– А спросить страшно! – поддакнул Осита. – Я заметил, что его все боятся! Мне прямо кажется, что если лишнего спрошу, то в меня тут же сунут иголку, и я умру! Вот сразу же умру, провидец Доо! Может, он уже совсем-совсем сумасшедший?
Проговорив до середины ночи, провидцы наконец разошлись, а наутро уже Ясурама стоял под дверью Доо, откуда раздавался исполинский храп.
Осита несколько раз пытался разбудить господина, перед сном успокоившего нервы сливовой настойкой, но ему это не удалось, и он поспешил за Ясурамой, поскольку новости были такие, что ни в сказке сказать.
– Друг мой, скорее просыпайтесь! – выпалил долговязый провидец, тормоша Доо.
– Ясурама! Что же вы пляшете перед моей кроватью, как в очереди в уборную? – возмутился тот, потирая заспанные глаза. – Что такое стряслось?
– Уже обед! – сообщил Осита, подпрыгивая. – Уже самый настоящий обед! А Каёси-танада только проснулся! Вы представляете? Он спал до сих пор! Он ни разу за ночь не просыпался, не покрывался потом и не кричал! Ни разу! И он не пил вчера сонные таблетки! Точно не пил!
– Что же творится! – всполошился Доо, щупая ступней ковер в поисках обуви.
Осита тут же подскочил к нему и взялся напяливать на пухлые ноги мягкие кожаные башмаки.
– Кажется, ветер пахнет! – сказал Ясурама, дрожа всем телом.
– Что? – не понял Доо.
– Ветер! Ветер пахнет! Ну, вспомните, осенью вы говорили об этом! Перед тем как Кайоши-танаду велели выпороть!
– А-а, вы имели в виду, ветер несет перемены? Это точно. И большие перемены, провидец Ясурама! Осита! А ты неси нам завтрак. И желательно с той же скоростью, что и ветер. Я от этих переживаний испытываю ужасный голод. Мы вот-вот оголодаем настолько, что сможем переговариваться исключительно бурлениями в животах!
– Но вам нельзя завтракать! – выдохнул Осита, подавая господину платье. – Каёси-танада просил вас позвать! И просил вас не завтракать! А идти прямо к нему! Он сказал! Он сказал, что день пришел!
Услышав это, Доо собрался быстрее, чем лепесток падает под тяжестью дождевой капли. Ясурама заметался по каюте в поисках желтого наряда, но времени на это не осталось. Как только Доо завязал пояс, они выбежали в коридор, где было так же сумрачно, и быстрым шагом направились вслед за Оситой.
Время близилось к обеду, но чернодень превращал затменные сутки в одну большую ночь. За закрытыми иллюминаторами не было видно порта, мачт со сложенными парусами, стапельных площадок и торговых навесов. Казалось, что существует лишь корабль, плавающий где-то в пустоте, словно шарик внутри огромного кита Мазухи.
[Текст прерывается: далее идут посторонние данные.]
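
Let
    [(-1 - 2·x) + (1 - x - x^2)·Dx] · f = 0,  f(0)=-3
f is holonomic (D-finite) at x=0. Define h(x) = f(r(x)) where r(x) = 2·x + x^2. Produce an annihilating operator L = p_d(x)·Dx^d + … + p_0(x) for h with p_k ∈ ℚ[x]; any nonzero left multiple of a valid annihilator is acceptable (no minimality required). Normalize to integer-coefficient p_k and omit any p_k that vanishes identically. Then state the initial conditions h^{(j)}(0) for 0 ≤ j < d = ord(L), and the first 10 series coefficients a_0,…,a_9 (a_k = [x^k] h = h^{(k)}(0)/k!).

f: a_k = -3, -3, -6, -9, -15, -24, -39, -63, -102, -165, …
L₀ from L_f via x↦r, Dx↦r'^{-1}Dx.
L = (2 + 10·x + 12·x^2 + 4·x^3) + (-1 + 2·x + 5·x^2 + 4·x^3 + x^4)·Dx  (order 1).
h: a_k = -3, -6, -27, -96, -354, -1302, -4785, -17592, -64671, -237744, …
ICs: h(0) = -3.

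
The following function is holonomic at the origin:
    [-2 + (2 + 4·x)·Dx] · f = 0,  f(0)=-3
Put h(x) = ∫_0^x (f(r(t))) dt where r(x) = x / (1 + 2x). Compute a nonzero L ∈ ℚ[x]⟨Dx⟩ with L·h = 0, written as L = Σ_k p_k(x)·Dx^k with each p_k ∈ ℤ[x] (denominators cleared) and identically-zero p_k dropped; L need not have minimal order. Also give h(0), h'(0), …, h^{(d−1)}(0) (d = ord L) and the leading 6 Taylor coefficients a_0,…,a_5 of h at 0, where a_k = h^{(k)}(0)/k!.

f: a_k = -3, -3, 3/2, -3/2, 15/8, -21/8, …
h₀=f(r): pull back L_f along r ⇒ L₀.
h=∫₀ˣh₀: take L = L₀·Dx.
L = -Dx + (1 + 6·x + 8·x^2)·Dx^2  (order 2).
h: a_k = 0, -3, -3/2, 5/2, -39/8, 423/40, …
ICs: h(0) = 0, h′(0) = -3.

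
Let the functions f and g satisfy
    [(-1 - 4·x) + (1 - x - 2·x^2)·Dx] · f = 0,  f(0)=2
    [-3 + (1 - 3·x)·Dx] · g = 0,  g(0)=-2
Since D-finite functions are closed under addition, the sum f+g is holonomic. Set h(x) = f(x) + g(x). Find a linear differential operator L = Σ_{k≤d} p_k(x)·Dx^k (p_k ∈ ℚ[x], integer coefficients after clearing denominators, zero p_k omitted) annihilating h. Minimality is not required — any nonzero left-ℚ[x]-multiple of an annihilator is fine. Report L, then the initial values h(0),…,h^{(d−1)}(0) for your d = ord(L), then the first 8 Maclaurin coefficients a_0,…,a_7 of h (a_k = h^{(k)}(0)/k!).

L = (-36·x + 36·x^2 - 36·x^3) + (6 - 6·x - 30·x^2 + 54·x^3 - 72·x^4)·Dx + (-1 + 6·x - 12·x^2 + 8·x^3 + 9·x^4 - 18·x^5)·Dx^2  (order 2).
h: a_k = 0, -4, -12, -44, -140, -444, -1372, -4204, …
ICs: h(0) = 0, h′(0) = -4.

f: a_k = 2, 2, 6, 10, 22, 42, 86, 170, …
g: a_k = -2, -6, -18, -54, -162, -486, -1458, -4374, …
h₀=f+g: left-lcm gives L₀, ord ≤ 2.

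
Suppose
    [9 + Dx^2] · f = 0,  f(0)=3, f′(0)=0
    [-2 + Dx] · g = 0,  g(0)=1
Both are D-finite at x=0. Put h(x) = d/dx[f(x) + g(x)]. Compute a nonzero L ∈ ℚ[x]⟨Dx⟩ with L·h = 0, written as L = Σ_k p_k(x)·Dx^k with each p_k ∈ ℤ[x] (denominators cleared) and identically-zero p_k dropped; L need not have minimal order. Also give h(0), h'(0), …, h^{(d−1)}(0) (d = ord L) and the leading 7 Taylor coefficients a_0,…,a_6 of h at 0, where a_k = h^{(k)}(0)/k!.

f: a_k = 3, 0, -27/2, 0, 81/8, 0, -243/80, …
g: a_k = 1, 2, 2, 4/3, 2/3, 4/15, 4/45, …
h₀=f+g: left-lcm gives L₀, ord ≤ 3.
h₀' ⇒ L via d/dx closure of L₀.
L = 18 - 9·Dx + 2·Dx^2 - Dx^3  (order 3).
h: a_k = 2, -23, 4, 259/6, 4/3, -2123/120, 8/45, …
ICs: h(0) = 2, h′(0) = -23, h′′(0) = 8.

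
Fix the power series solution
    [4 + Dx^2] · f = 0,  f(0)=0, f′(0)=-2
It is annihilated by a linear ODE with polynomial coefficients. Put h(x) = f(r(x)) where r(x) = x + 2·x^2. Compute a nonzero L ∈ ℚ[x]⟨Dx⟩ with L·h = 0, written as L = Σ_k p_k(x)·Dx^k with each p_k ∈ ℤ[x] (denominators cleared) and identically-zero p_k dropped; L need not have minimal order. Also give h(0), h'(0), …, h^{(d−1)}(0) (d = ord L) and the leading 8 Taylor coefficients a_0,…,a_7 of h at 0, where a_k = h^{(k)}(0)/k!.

L = (4 + 48·x + 192·x^2 + 256·x^3) - 4·Dx + (1 + 4·x)·Dx^2  (order 2).
h: a_k = 0, -2, -4, 4/3, 8, 236/15, 8, -3352/315, …
ICs: h(0) = 0, h′(0) = -2.

f: a_k = 0, -2, 0, 4/3, 0, -4/15, 0, 8/315, …
Substitute x→r, Dx→(1/r')Dx; clear ⇒ L₀.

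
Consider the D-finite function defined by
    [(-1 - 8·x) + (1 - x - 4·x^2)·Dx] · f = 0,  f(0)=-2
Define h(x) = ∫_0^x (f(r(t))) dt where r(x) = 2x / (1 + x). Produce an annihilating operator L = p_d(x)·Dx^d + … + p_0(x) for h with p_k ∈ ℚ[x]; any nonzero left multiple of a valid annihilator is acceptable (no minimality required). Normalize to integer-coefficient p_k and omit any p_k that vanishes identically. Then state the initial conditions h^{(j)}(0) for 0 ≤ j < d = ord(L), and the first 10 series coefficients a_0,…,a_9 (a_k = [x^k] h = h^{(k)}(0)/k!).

L = (2 + 34·x)·Dx + (-1 - x + 17·x^2 + 17·x^3)·Dx^2  (order 2).
h: a_k = 0, -2, -2, -12, -17, -612/5, -578/3, -10404/7, -4913/2, -19652, …
ICs: h(0) = 0, h′(0) = -2.

f: a_k = -2, -2, -10, -18, -58, -130, -362, -882, -2330, -5858, …
f∘r: x↦r, Dx↦Dx/r' in L_f ⇒ L₀.
Integrate: L := L₀·Dx.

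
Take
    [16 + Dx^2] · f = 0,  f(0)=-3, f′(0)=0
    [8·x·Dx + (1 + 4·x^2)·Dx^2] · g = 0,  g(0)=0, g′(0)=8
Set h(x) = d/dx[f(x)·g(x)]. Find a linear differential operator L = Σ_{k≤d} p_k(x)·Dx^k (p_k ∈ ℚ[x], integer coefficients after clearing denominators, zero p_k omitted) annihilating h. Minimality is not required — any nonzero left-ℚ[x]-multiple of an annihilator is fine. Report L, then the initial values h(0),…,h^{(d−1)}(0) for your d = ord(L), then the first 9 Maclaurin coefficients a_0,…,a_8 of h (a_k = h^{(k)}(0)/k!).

f: a_k = -3, 0, 24, 0, -32, 0, 256/15, 0, -512/105, …
g: a_k = 0, 8, 0, -32/3, 0, 128/5, 0, -512/7, 0, …
L₀ := L_f ⊗_s L_g (sym. prod.), ord ≤ 4.
h=h₀': d/dx-closure on L₀ ⇒ L.
L = (4096 + 58368·x^2 + 354304·x^4 + 983040·x^6 + 1867776·x^8 + 2621440·x^10 + 2097152·x^12) + (1984·x + 30208·x^3 + 158720·x^5 + 409600·x^7 + 655360·x^9 + 524288·x^11)·Dx + (336 + 5216·x^2 + 34560·x^4 + 114176·x^6 + 249856·x^8 + 360448·x^10 + 262144·x^12)·Dx^2 + (124·x + 1888·x^3 + 9920·x^5 + 25600·x^7 + 40960·x^9 + 32768·x^11)·Dx^3 + (5 + 98·x^2 + 776·x^4 + 3296·x^6 + 8320·x^8 + 12288·x^10 + 8192·x^12)·Dx^4  (order 4).
h: a_k = -24, 0, 672, 0, -2944, 0, 137728/15, 0, -219136/7, …
ICs: h(0) = -24, h′(0) = 0, h′′(0) = 1344, h′′′(0) = 0.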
На пароходе царило безмолвие, будто все еще спали. Обычно было слышно, как шумят на палубе, но сегодня моряки прятались в каюте на полубаке[3]. Там набиралось без малого шестьдесят человек: повара, кочегары, грузчики, матросы и остальная команда, которую венчал мрачный капитан, по прозвищу Лысый Лев. Он всегда носил голубую панамку, якобы приносящую удачу.
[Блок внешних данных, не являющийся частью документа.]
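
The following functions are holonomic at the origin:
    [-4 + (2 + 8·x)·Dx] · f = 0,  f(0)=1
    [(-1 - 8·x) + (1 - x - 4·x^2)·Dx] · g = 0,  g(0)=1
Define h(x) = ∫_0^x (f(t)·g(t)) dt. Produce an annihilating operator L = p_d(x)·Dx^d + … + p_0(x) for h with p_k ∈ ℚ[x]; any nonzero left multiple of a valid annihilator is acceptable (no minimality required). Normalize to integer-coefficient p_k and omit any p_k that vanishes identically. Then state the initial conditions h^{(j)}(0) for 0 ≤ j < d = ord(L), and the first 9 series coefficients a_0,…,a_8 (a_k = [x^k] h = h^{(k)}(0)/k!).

f: a_k = 1, 2, -2, 4, -10, 28, -84, 264, -858, …
g: a_k = 1, 1, 5, 9, 29, 65, 181, 441, 1165, …
Product ⇒ symmetric product L₀, ord ≤ 1.
Integrate: L := L₀·Dx.
L = (3 + 10·x + 24·x^2)·Dx + (-1 - 3·x + 8·x^2 + 16·x^3)·Dx^2  (order 2).
h: a_k = 0, 1, 3/2, 5/3, 21/4, 31/5, 143/6, 183/7, 1019/8, …
ICs: h(0) = 0, h′(0) = 1.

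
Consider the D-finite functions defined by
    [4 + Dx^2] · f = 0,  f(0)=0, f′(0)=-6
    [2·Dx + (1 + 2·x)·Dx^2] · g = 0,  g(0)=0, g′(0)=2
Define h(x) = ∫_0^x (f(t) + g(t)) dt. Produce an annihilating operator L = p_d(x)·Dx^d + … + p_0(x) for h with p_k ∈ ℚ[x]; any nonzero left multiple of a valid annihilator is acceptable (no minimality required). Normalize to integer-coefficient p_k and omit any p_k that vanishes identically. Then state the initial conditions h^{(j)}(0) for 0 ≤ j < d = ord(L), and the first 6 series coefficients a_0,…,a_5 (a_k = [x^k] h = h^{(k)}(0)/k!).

f: a_k = 0, -6, 0, 4, 0, -4/5, …
g: a_k = 0, 2, -2, 8/3, -4, 32/5, …
h₀=f+g: left-lcm gives L₀, ord ≤ 4.
h=∫₀ˣh₀: take L = L₀·Dx.
L = (56 + 32·x + 32·x^2)·Dx^2 + (12 + 40·x + 48·x^2 + 32·x^3)·Dx^3 + (14 + 8·x + 8·x^2)·Dx^4 + (3 + 10·x + 12·x^2 + 8·x^3)·Dx^5  (order 5).
h: a_k = 0, 0, -2, -2/3, 5/3, -4/5, …
ICs: h(0) = 0, h′(0) = 0, h′′(0) = -4, h′′′(0) = -4, h′′′′(0) = 40.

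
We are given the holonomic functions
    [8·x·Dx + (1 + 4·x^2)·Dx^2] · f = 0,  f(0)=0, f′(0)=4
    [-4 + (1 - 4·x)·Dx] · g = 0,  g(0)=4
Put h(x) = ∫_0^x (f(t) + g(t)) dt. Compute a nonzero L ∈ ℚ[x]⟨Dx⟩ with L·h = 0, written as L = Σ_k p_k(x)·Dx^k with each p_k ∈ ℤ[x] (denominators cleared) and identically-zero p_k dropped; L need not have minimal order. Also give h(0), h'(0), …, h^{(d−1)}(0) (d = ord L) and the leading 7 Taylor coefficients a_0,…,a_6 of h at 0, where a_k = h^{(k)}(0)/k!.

L = (8 - 128·x - 96·x^2)·Dx^2 + (-13 + 8·x - 100·x^2 - 96·x^3)·Dx^3 + (1 - 3·x - 12·x^3 - 16·x^4)·Dx^4  (order 4).
h: a_k = 0, 4, 10, 64/3, 188/3, 1024/5, 3424/5, …
ICs: h(0) = 0, h′(0) = 4, h′′(0) = 20, h′′′(0) = 128.

f: a_k = 0, 4, 0, -16/3, 0, 64/5, 0, …
g: a_k = 4, 16, 64, 256, 1024, 4096, 16384, …
Weyl lclm of L_f,L_g ⇒ L₀ (ord ≤ 3).
h=∫h₀ ⇒ L = L₀·Dx.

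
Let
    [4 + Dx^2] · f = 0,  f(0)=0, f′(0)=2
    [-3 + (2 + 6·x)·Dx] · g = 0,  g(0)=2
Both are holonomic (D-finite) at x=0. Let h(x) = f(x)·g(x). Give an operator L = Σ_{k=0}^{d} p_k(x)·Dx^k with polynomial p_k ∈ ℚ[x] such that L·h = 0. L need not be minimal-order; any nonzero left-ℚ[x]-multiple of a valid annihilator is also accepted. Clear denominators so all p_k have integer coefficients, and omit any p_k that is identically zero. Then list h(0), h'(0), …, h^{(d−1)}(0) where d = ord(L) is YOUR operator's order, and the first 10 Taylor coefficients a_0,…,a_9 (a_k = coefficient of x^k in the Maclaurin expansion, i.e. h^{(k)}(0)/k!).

f: a_k = 0, 2, 0, -4/3, 0, 4/15, 0, -8/315, 0, 4/2835, …
g: a_k = 2, 3, -9/4, 27/8, -405/64, 1701/128, -15309/512, 72171/1024, -2814669/16384, 14073345/32768, …
h₀=f·g: eliminate ⇒ L₀, order ≤ 2·1.
L = (43 + 96·x + 144·x^2) + (-12 - 36·x)·Dx + (4 + 24·x + 36·x^2)·Dx^2  (order 2).
h: a_k = 0, 4, 6, -43/6, 11/4, -4379/480, 7321/320, -838883/16128, 6669683/53760, -1418299339/4644864, …
ICs: h(0) = 0, h′(0) = 4.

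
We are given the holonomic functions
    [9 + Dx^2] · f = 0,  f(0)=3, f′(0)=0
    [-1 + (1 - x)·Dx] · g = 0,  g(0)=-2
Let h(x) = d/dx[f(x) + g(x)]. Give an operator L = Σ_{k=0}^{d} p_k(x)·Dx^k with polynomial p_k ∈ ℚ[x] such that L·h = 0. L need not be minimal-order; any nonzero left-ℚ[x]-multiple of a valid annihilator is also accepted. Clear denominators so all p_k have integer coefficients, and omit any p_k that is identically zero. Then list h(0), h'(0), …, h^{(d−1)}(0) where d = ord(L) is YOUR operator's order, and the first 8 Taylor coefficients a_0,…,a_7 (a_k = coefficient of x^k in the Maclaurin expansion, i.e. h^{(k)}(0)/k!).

f: a_k = 3, 0, -27/2, 0, 81/8, 0, -243/80, 0, …
g: a_k = -2, -2, -2, -2, -2, -2, -2, -2, …
h₀=f+g: left-lcm gives L₀, ord ≤ 3.
h=h₀': d/dx-closure on L₀ ⇒ L.
L = (126 - 108·x + 54·x^2) + (-45 + 99·x - 81·x^2 + 27·x^3)·Dx + (14 - 12·x + 6·x^2)·Dx^2 + (-5 + 11·x - 9·x^2 + 3·x^3)·Dx^3  (order 3).
h: a_k = -2, -31, -6, 65/2, -10, -1209/40, -14, -6773/560, …
ICs: h(0) = -2, h′(0) = -31, h′′(0) = -12.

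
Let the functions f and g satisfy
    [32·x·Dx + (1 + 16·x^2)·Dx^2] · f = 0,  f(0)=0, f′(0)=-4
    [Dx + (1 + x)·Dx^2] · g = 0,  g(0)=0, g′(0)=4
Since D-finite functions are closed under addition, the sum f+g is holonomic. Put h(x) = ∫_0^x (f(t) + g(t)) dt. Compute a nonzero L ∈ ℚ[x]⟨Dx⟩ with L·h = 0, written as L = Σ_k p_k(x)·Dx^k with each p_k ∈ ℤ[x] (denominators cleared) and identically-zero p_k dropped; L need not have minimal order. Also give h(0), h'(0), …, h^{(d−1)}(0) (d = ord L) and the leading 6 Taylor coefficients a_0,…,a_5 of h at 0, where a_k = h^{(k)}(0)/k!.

L = (-32 - 96·x + 1536·x^2 + 512·x^3)·Dx^2 + (-34 - 64·x + 1440·x^2 + 3072·x^3 + 1024·x^4)·Dx^3 + (-1 + 31·x + 32·x^2 + 512·x^3 + 768·x^4 + 256·x^5)·Dx^4  (order 4).
h: a_k = 0, 0, 0, -2/3, 17/3, -1/5, …
ICs: h(0) = 0, h′(0) = 0, h′′(0) = 0, h′′′(0) = -4.

f: a_k = 0, -4, 0, 64/3, 0, -1024/5, …
g: a_k = 0, 4, -2, 4/3, -1, 4/5, …
Sum ⇒ L₀ = lclm(L_f,L_g) in ℚ(x)⟨Dx⟩.
h=∫h₀ ⇒ L = L₀·Dx.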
По словам провидца Доо, быстро разузнавшего все особенности «Мурасаки», это судмирское судно раньше использовали не для перевозки грузов, а для развлечения пассажиров. На нем совершили не одно кругосветное плавание, прежде чем его выкупил Кайоши-танада. По этой причине оно было оснащено паровой машиной, которая занимала довольно большую часть нижних палуб, хотя использовалась далеко не всегда. За счет нее приводились в движение гребные колеса, пульсировавшие, словно две половины корабельного сердца. Они позволяли судну развивать скорость до пятнадцати – двадцати узлов в час при хорошем ветре, что для обычного парусника было невозможно.
В общем виде «Мурасаки» делился на три зоны: зона команды, зона слуг, которую сейчас занимали остроухи и веды (особенно обижал тот факт, что руссивки отказались от роскошных покоев, предпочтя соседство с неразговорчивыми мужланами), и зона путешествующих господ, где жили провидцы и Кайоши-танада. Каюты уважаемых гостей не пересекались с каютами черни благодаря хитро устроенным коридорам. Вот почему на корабле не так-то просто было встретить людей, и вот почему провидцы чувствовали себя так, будто брели внутри пустой скорлупы огромного, обитого деревом яйца.
Они прошли мимо обеденного зала с резными ставнями на окнах, мимо статуй прекрасных девушек, держащих фонари, и мимо лестницы, спускавшейся на другую палубу, где теперь жили порченые дети.